On the way back from the Tunnel we drove by areas where the devastation was still very obvious. One of these streets is referred to as Sniper Alley due to all the damage and bullet holes that the buildings sustained.

Once we got back to Old Town, we walked through the centre of Baščaršija Square and stopped to look at the Sebilj, an Ottoman-style wooden fountain in built in 1753. According to local legend, visitors who drink water from this fountain will return to Sarajevo someday.

Our tour with Samra ended at the War Childhood Museum. This very moving museum presents the experiences of children who lived through the war in Bosnia, told through objects, video testimonies, and excerpts from oral histories. This museum can be very difficult for some people as it is extremely sad.

Afternoon

After this mornings heavy duty tour we grabbed a cevapi for lunch and then headed for a nice hike up to the Yellow Fortress. The fortress is a canon fortress at the top of a hill. It was completed in 1739 and was used as a defence point against the Austro-Hungarian troops in 1878. It is now a popular spot for panoramic views of the city.

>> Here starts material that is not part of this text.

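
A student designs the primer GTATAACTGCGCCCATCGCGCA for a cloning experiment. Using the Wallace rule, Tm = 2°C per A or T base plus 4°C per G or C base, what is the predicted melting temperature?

A=5, T=4, C=8, G=5
A+T = 9, G+C = 13
Tm = 2×9 + 4×13 = 70°C

70°C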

From there we needed a pick-me-up snack so we walked to the Austro-Hungarian part of Old Town and had a coffee and delicious cake at the Viennese Cafè - Hotel Europe. Very yummy.

Evening

For dinner we headed back to ASDž. This casual and traditional Bosnian restaurant  has specialty foods cooked "under the bell." It was a perfect way to end our trip to Sarajevo. The following day we headed home.